Strategy to ensure Iraqi women rights are upheld in new constitution discussed

SOUTHERN SHUNEH (AP) — Iraq's new constitution must set equality between men and women, an Iraqi member of parliament said Monday, as a US-based group warned that it was a “critical” time to ensure that women's rights are upheld.

At a roundtable discussion held behind closed doors at a resort in the Dead Sea, male and female Iraqi government officials urged women activists to work to acquire wider freedoms before the final drafting of the constitution.

“Now is the time to ensure equality for Iraqi women and we must guarantee that the constitution would do so,” said lawmaker Mariem Al Raes.

“It's a critical stage,” agreed Zainab Salbi, founder and president of the Washington-based Women for Women International, which brought together some 60 Iraqi lawmakers, government officials and women activists to discuss a strategy to protect women's rights under the draft constitution to be completed in August.

The three-day meeting also gathers experts from six countries — including South Africa, Malaysia, Egypt and Morocco — who have been instrumental in enshrining women's rights in their constitutions.

An AP reporter was allowed to listen to part of the discussion, but not report on it because some of the participants voiced security concerns.

Salbi, an Iraqi who established her nonprofit organisation in 1993, said post-conflict periods present a “very critical era for women and minorities to negotiate rights and their roles in the rebuilding of their countries.”

Iraqis “missed out on a lot of that because there was no organised civil society after the war and there were a lot of reservations from the Coalition Authority because women were not a priority on its agenda,” she told the Associated Press.

She said a survey her organisation conducted in January among 1,000 women in Basra, Baghdad and Mosul found that 94 per cent wanted their rights protected and 98 per cent wanted to participate in national or local councils.

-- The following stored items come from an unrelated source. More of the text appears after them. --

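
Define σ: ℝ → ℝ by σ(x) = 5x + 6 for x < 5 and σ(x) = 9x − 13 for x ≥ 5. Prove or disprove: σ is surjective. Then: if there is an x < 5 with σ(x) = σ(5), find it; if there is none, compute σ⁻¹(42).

55/9

Both pieces are strictly increasing (slopes 5 and 9), so each is injective on its own interval.
The left piece maps (−∞, 5) onto (−∞, 31); the right piece maps [5, ∞) onto [32, ∞).
The union (−∞, 31) ∪ [32, ∞) omits the interval between 31 and 32; in particular 31 has no preimage. So σ is not surjective.
Because the two images are disjoint, no x < 5 has σ(x) = σ(5), so we compute σ⁻¹(42): 42 lies in [32, ∞), so solve 9x − 13 = 42: x = (42 + 13)/9 = 55/9.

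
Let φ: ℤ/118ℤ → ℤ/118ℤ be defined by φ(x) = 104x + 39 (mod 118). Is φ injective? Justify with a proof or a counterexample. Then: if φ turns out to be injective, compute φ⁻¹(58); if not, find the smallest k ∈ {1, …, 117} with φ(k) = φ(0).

59

Recall: φ is injective if φ(u) = φ(v) implies u = v.
We have gcd(104, 118) = 2 > 1. Taking u = 0 and v = 59: φ(0) = 39 and φ(59) = 104·59 + 39 = 6175 ≡ 39 (mod 118).
So φ(0) = φ(59) while 0 ≠ 59, thus φ is not injective.
Since φ is not injective, we find the least positive k with φ(k) = φ(0): this means 104k ≡ 0 (mod 118), i.e. 118 ∣ 104k. Since gcd(104, 118) = 2, dividing through by 2 this holds exactly when 59 ∣ 52k, and as gcd(52, 59) = 1, exactly when 59 ∣ k.
The smallest positive such k is 59.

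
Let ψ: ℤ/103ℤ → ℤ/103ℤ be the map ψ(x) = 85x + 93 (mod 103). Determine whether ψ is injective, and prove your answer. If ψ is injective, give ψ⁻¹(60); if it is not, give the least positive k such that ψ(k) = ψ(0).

19

Recall that ψ is injective when ψ(u) = ψ(v) forces u = v.
Suppose ψ(u) = ψ(v) in ℤ/103ℤ. Then 85u + 93 ≡ 85v + 93 (mod 103), therefore 85(u − v) ≡ 0 (mod 103).
Since gcd(85, 103) = 1, 85 is invertible modulo 103, thus u − v ≡ 0 (mod 103), i.e. u = v.
Therefore ψ is injective.
We now compute 85⁻¹ mod 103 explicitly. Euclid's algorithm: 103 = 1·85 + 18, 85 = 4·18 + 13, 18 = 1·13 + 5, 13 = 2·5 + 3, 5 = 1·3 + 2, 3 = 1·2 + 1; back-substituting gives 1 = 40·85 − 33·103, so 85⁻¹ ≡ 40 (mod 103).
Since ψ is injective, we find ψ⁻¹(60): we need 85x ≡ 60 − 93 ≡ 70 (mod 103). Using 85⁻¹ = 40: x ≡ 40·70 = 2800 = 27·103 + 19, so x = 19.
Check: ψ(19) = 85·19 + 93 = 1708 = 16·103 + 60 ≡ 60 (mod 103).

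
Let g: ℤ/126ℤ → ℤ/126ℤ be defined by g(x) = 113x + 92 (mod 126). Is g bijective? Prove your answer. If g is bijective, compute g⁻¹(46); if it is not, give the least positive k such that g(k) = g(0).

52

Recall that injectivity means: for all u, v in the domain, g(u) = g(v) implies u = v.
If g(u) = g(v), then 113u ≡ 113v (mod 126). Because gcd(113, 126) = 1, we may cancel 113 to get u ≡ v (mod 126).
We now compute 113⁻¹ mod 126 explicitly. Euclid's algorithm: 126 = 1·113 + 13, 113 = 8·13 + 9, 13 = 1·9 + 4, 9 = 2·4 + 1; back-substituting gives 1 = 29·113 − 26·126, so 113⁻¹ ≡ 29 (mod 126).
Then y ↦ 29(y − 92) is a two-sided inverse to g, so every y ∈ ℤ/126ℤ has a preimage.
So g is bijective.
Since g is bijective, we compute g⁻¹(46): solve 113x + 92 ≡ 46 (mod 126), i.e. 113x ≡ 80 (mod 126).
Multiplying by 113⁻¹ = 29 gives x ≡ 29·80 = 2320 = 18·126 + 52 ≡ 52 (mod 126).
Check: g(52) = 113·52 + 92 = 5968 = 47·126 + 46 ≡ 46 (mod 126).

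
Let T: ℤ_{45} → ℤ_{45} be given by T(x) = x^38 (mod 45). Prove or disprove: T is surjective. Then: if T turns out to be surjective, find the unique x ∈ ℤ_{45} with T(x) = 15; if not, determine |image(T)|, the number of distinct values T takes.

12

T(2): Repeated squaring mod 45: 2^1 ≡ 2, 2^2 ≡ 2² = 4, 2^4 ≡ 4² = 16, 2^8 ≡ 16² = 256 ≡ 31, 2^16 ≡ 31² = 961 ≡ 16, 2^32 ≡ 16² = 256 ≡ 31. Since 38 = 32 + 4 + 2, 2^38 ≡ 31·16·4: 31·16 = 496 ≡ 1, then 1·4 = 4. So 2^38 ≡ 4 (mod 45).
T(7): Repeated squaring mod 45: 7^1 ≡ 7, 7^2 ≡ 7² = 49 ≡ 4, 7^4 ≡ 4² = 16, 7^8 ≡ 16² = 256 ≡ 31, 7^16 ≡ 31² = 961 ≡ 16, 7^32 ≡ 16² = 256 ≡ 31. Since 38 = 32 + 4 + 2, 7^38 ≡ 31·16·4: 31·16 = 496 ≡ 1, then 1·4 = 4. So 7^38 ≡ 4 (mod 45).
So T(2) = T(7) = 4 while 2 ≠ 7, therefore T is not injective.
A non-injective map from the 45-element set ℤ_{45} to itself takes at most 44 distinct values, so it cannot be surjective. So T is not surjective.
Since T is not surjective, we determine |image(T)|. Computing x^38 mod 45 for each x (by repeated squaring, reducing mod 45 at every step), the values T(0), T(1), …, T(44) are: 0, 1, 4, 9, 16, 25, 36, 4, 19, 36, 10, 31, 9, 34, 16, 0, 31, 19, 9, 1, 40, 36, 34, 34, 36, 40, 1, 9, 19, 31, 0, 16, 34, 9, 31, 10, 36, 19, 4, 36, 25, 16, 9, 4, 1.
The distinct values are {0, 1, 4, 9, 10, 16, 19, 25, 31, 34, 36, 40}; there are 12 of them.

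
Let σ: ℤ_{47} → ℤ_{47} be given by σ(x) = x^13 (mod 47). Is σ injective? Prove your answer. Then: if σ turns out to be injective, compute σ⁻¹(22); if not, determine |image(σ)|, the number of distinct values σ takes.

Since 47 is prime, the nonzero elements of ℤ_{47} form a cyclic group of order 46.
As gcd(13, 46) = 1, raising to the 13th power is a bijection on this group: if u^13 ≡ v^13 then (uv^{−1})^13 = 1, and the only element of order dividing gcd(13, 46) = 1 is 1, so u = v.
With σ(0) = 0 this makes σ injective on all of ℤ_{47}, hence bijective (finite equal-size domain and codomain). In particular σ is injective.
Since σ is injective, we find the preimage of 22. The inverse of x ↦ x^13 on (ℤ_{47})^× is x ↦ x^39, because 13·39 = 507 = 11·46 + 1 ≡ 1 (mod 46) and x^{46} = 1 for x ≠ 0 (Fermat). So σ⁻¹(22) = 22^39 mod 47.
Repeated squaring mod 47: 22^1 ≡ 22, 22^2 ≡ 22² = 484 ≡ 14, 22^4 ≡ 14² = 196 ≡ 8, 22^8 ≡ 8² = 64 ≡ 17, 22^16 ≡ 17² = 289 ≡ 7, 22^32 ≡ 7² = 49 ≡ 2. Since 39 = 32 + 4 + 2 + 1, 22^39 ≡ 2·8·14·22: 2·8 = 16, then 16·14 = 224 ≡ 36, then 36·22 = 792 ≡ 40. So 22^39 ≡ 40 (mod 47).
Hence σ⁻¹(22) = 40.

40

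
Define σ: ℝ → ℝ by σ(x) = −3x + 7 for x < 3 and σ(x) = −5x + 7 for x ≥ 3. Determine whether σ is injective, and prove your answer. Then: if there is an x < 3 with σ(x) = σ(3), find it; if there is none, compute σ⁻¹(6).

Both pieces are strictly decreasing (slopes −3 and −5), so each is injective on its own interval.
The left piece maps (−∞, 3) onto (−2, ∞); the right piece maps [3, ∞) onto (−∞, −8].
These images are disjoint, so no value is attained by both pieces. Hence σ is injective.
Because the two images are disjoint, no x < 3 has σ(x) = σ(3), so we compute σ⁻¹(6): 6 lies in (−2, ∞), so solve −3x + 7 = 6: x = (6 − 7)/(−3) = 1/3.

1/3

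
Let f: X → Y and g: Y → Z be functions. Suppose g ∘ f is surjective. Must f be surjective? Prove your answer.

not surjective

No. Take X = {1, 2, 3}, Y = {1, 2, 3, 4}, Z = {1}, f(a) = 1 for every a ∈ X, and g(b) = 1 for every b ∈ Y.
Then g ∘ f is surjective onto {1}, but 4 ∈ Y has no preimage under f, so f is not surjective.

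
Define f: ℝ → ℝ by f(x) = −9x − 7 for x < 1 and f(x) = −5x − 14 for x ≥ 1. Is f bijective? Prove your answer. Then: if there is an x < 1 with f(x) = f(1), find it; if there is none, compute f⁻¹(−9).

Both pieces are strictly decreasing (slopes −9 and −5), so each is injective on its own interval.
The left piece maps (−∞, 1) onto (−16, ∞); the right piece maps [1, ∞) onto (−∞, −19].
The images leave a gap (−16 has no preimage), so f is not surjective, hence not bijective.
Because the two images are disjoint, no x < 1 has f(x) = f(1), so we compute f⁻¹(−9): −9 lies in (−16, ∞), so solve −9x − 7 = −9: x = (−9 + 7)/(−9) = 2/9.

2/9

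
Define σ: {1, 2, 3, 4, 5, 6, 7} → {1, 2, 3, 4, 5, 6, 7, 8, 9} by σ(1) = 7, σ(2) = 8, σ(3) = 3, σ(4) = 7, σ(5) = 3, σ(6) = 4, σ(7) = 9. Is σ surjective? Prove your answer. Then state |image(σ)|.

No element maps to 1, so σ is not surjective.
The image of σ is {3, 4, 7, 8, 9}, which has 5 elements.

5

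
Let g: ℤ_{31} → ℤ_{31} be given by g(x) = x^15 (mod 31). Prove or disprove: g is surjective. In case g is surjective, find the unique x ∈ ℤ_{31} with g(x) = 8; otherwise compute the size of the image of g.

3

g(1) = 1^15 = 1.
g(2): Repeated squaring mod 31: 2^1 ≡ 2, 2^2 ≡ 2² = 4, 2^4 ≡ 4² = 16, 2^8 ≡ 16² = 256 ≡ 8. Since 15 = 8 + 4 + 2 + 1, 2^15 ≡ 8·16·4·2: 8·16 = 128 ≡ 4, then 4·4 = 16, then 16·2 = 32 ≡ 1. So 2^15 ≡ 1 (mod 31).
So g(1) = g(2) = 1 while 1 ≠ 2, hence g is not injective.
A non-injective map from the 31-element set ℤ_{31} to itself takes at most 30 distinct values, so it cannot be surjective. So g is not surjective.
Since g is not surjective, we determine |image(g)|. Computing x^15 mod 31 for each x (by repeated squaring, reducing mod 31 at every step), the values g(0), g(1), …, g(30) are: 0, 1, 1, 30, 1, 1, 30, 1, 1, 1, 1, 30, 30, 30, 1, 30, 1, 30, 1, 1, 1, 30, 30, 30, 30, 1, 30, 30, 1, 30, 30.
The distinct values are {0, 1, 30}; there are 3 of them.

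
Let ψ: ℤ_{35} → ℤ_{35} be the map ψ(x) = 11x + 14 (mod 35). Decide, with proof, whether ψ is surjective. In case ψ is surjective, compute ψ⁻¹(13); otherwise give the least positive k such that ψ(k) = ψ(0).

Recall: ψ is surjective if every y in the codomain equals ψ(x) for some x in the domain.
Since gcd(11, 35) = 1, 11 is invertible modulo 35. Euclid's algorithm: 35 = 3·11 + 2, 11 = 5·2 + 1; back-substituting gives 1 = 16·11 − 5·35, so 11⁻¹ ≡ 16 (mod 35).
Then y ↦ 16(y − 14) is a two-sided inverse to ψ, so every y ∈ ℤ_{35} has a preimage.
Hence ψ is surjective.
Since ψ is surjective, we compute ψ⁻¹(13): solve 11x + 14 ≡ 13 (mod 35), i.e. 11x ≡ 34 (mod 35).
Multiplying by 11⁻¹ = 16 gives x ≡ 16·34 = 544 = 15·35 + 19 ≡ 19 (mod 35).
Check: ψ(19) = 11·19 + 14 = 223 = 6·35 + 13 ≡ 13 (mod 35).

19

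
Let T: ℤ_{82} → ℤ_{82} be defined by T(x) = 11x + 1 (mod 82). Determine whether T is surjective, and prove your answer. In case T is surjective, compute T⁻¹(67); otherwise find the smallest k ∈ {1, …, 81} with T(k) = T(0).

Since gcd(11, 82) = 1, 11 is invertible modulo 82. Euclid's algorithm: 82 = 7·11 + 5, 11 = 2·5 + 1; back-substituting gives 1 = 15·11 − 2·82, so 11⁻¹ ≡ 15 (mod 82).
For any y ∈ ℤ_{82}, x = 15(y − 1) mod 82 satisfies T(x) = 11·15(y − 1) + 1 ≡ y (since 11·15 ≡ 1 mod 82). So every y has a preimage.
So T is surjective.
Since T is surjective, we find T⁻¹(67): we need 11x ≡ 67 − 1 ≡ 66 (mod 82). Using 11⁻¹ = 15: x ≡ 15·66 = 990 = 12·82 + 6, so x = 6.
Check: T(6) = 11·6 + 1 = 67 ≡ 67 (mod 82).

6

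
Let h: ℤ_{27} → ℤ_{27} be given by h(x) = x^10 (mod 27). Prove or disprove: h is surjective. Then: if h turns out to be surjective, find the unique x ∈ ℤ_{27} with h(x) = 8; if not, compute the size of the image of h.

h(0) = 0^10 = 0.
h(3): Repeated squaring mod 27: 3^1 ≡ 3, 3^2 ≡ 3² = 9, 3^4 ≡ 9² = 81 ≡ 0, 3^8 ≡ 0² = 0. Since 10 = 8 + 2, 3^10 ≡ 0·9: 0·9 = 0. So 3^10 ≡ 0 (mod 27).
So h(0) = h(3) = 0 while 0 ≠ 3, therefore h is not injective.
A non-injective map from the 27-element set ℤ_{27} to itself takes at most 26 distinct values, so it cannot be surjective. So h is not surjective.
Since h is not surjective, we determine |image(h)|. Computing x^10 mod 27 for each x (by repeated squaring, reducing mod 27 at every step), the values h(0), h(1), …, h(26) are: 0, 1, 25, 0, 4, 22, 0, 7, 19, 0, 10, 16, 0, 13, 13, 0, 16, 10, 0, 19, 7, 0, 22, 4, 0, 25, 1.
The distinct values are {0, 1, 4, 7, 10, 13, 16, 19, 22, 25}; there are 10 of them.

10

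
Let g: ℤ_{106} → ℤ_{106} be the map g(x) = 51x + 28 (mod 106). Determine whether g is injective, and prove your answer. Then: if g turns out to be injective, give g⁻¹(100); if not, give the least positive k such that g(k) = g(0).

Recall: injectivity means: for all u, v in the domain, g(u) = g(v) implies u = v.
If g(u) = g(v), then 51u ≡ 51v (mod 106). Because gcd(51, 106) = 1, we may cancel 51 to get u ≡ v (mod 106).
So g is injective.
We now compute 51⁻¹ mod 106 explicitly. Euclid's algorithm: 106 = 2·51 + 4, 51 = 12·4 + 3, 4 = 1·3 + 1; back-substituting gives 1 = 79·51 − 38·106, so 51⁻¹ ≡ 79 (mod 106).
Since g is injective, we compute g⁻¹(100): solve 51x + 28 ≡ 100 (mod 106), i.e. 51x ≡ 72 (mod 106).
Multiplying by 51⁻¹ = 79 gives x ≡ 79·72 = 5688 = 53·106 + 70 ≡ 70 (mod 106).
Check: g(70) = 51·70 + 28 = 3598 = 33·106 + 100 ≡ 100 (mod 106).

70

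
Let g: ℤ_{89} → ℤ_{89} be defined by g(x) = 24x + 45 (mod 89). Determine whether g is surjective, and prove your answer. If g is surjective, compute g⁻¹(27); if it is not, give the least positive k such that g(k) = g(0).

Since gcd(24, 89) = 1, 24 is invertible modulo 89. Euclid's algorithm: 89 = 3·24 + 17, 24 = 1·17 + 7, 17 = 2·7 + 3, 7 = 2·3 + 1; back-substituting gives 1 = 26·24 − 7·89, so 24⁻¹ ≡ 26 (mod 89).
For any y ∈ ℤ_{89}, x = 26(y − 45) mod 89 satisfies g(x) = 24·26(y − 45) + 45 ≡ y (since 24·26 ≡ 1 mod 89). So every y has a preimage.
Hence g is surjective.
Since g is surjective, we find g⁻¹(27): we need 24x ≡ 27 − 45 ≡ 71 (mod 89). Using 24⁻¹ = 26: x ≡ 26·71 = 1846 = 20·89 + 66, so x = 66.
Check: g(66) = 24·66 + 45 = 1629 = 18·89 + 27 ≡ 27 (mod 89).

66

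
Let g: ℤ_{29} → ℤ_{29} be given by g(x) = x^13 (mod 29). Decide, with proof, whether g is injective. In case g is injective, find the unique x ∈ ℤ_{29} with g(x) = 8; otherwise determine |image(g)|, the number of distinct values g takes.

Since 29 is prime, the nonzero elements of ℤ_{29} form a cyclic group of order 28.
As gcd(13, 28) = 1, raising to the 13th power is a bijection on this group: if s^13 ≡ t^13 then (st^{−1})^13 = 1, and the only element of order dividing gcd(13, 28) = 1 is 1, so s = t.
With g(0) = 0 this makes g injective on all of ℤ_{29}, hence bijective (finite equal-size domain and codomain). In particular g is injective.
Since g is injective, we find the preimage of 8. The inverse of x ↦ x^13 on (ℤ_{29})^× is x ↦ x^13, because 13·13 = 169 = 6·28 + 1 ≡ 1 (mod 28) and x^{28} = 1 for x ≠ 0 (Fermat). So g⁻¹(8) = 8^13 mod 29.
Repeated squaring mod 29: 8^1 ≡ 8, 8^2 ≡ 8² = 64 ≡ 6, 8^4 ≡ 6² = 36 ≡ 7, 8^8 ≡ 7² = 49 ≡ 20. Since 13 = 8 + 4 + 1, 8^13 ≡ 20·7·8: 20·7 = 140 ≡ 24, then 24·8 = 192 ≡ 18. So 8^13 ≡ 18 (mod 29).
Hence g⁻¹(8) = 18.

18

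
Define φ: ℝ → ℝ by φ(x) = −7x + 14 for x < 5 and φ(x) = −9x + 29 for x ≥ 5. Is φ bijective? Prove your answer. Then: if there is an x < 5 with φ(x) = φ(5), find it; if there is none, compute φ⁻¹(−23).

30/7

Both pieces are strictly decreasing (slopes −7 and −9), so each is injective on its own interval.
The left piece maps (−∞, 5) onto (−21, ∞); the right piece maps [5, ∞) onto (−∞, −16].
These images overlap. In particular φ(5) = −16 (right piece), and solving −7x + 14 = −16 on the left piece gives x = 30/7 < 5.
So φ(30/7) = φ(5) with 30/7 ≠ 5, and φ is not injective, hence not bijective. This x = 30/7 is the requested value below 5.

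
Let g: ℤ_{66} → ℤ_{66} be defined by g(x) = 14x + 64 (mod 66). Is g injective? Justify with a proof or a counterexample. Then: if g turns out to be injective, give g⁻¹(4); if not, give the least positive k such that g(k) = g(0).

33

Recall that g is injective when g(s) = g(t) forces s = t.
We have gcd(14, 66) = 2 > 1. Taking s = 0 and t = 33: g(0) = 64 and g(33) = 14·33 + 64 = 526 ≡ 64 (mod 66).
So g(0) = g(33) while 0 ≠ 33, therefore g is not injective.
Since g is not injective, we find the least positive k with g(k) = g(0): this means 14k ≡ 0 (mod 66), i.e. 66 ∣ 14k. Since gcd(14, 66) = 2, dividing through by 2 this holds exactly when 33 ∣ 7k, and as gcd(7, 33) = 1, exactly when 33 ∣ k.
The smallest positive such k is 33.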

“We've got to capture that optimism and we still have a window of opportunity,” she said. “But once the constitution is drafted and finished and agreed on, if we do not guarantee women's rights right now, it will take women 20 years to fight the fights or to start from zero and get us to where we want to get right now.”

She said the meeting was aimed at “trying to position people to think about other (constitutional) examples — like Rwanda, South Africa, Morocco, Egypt and India — and pushing some of these ways and push the boundaries in what we need to think about in the constitution and how we can actually take it to the people and how we can implement it.”

Thawra Jawad Kathem, another participating Iraqi lawmaker, told the AP that the meeting gave her ideas. “Today's brainstorming sessions were certainly useful and helped me and the others communicate ideas which will come to mind when I vote on the new constitution.”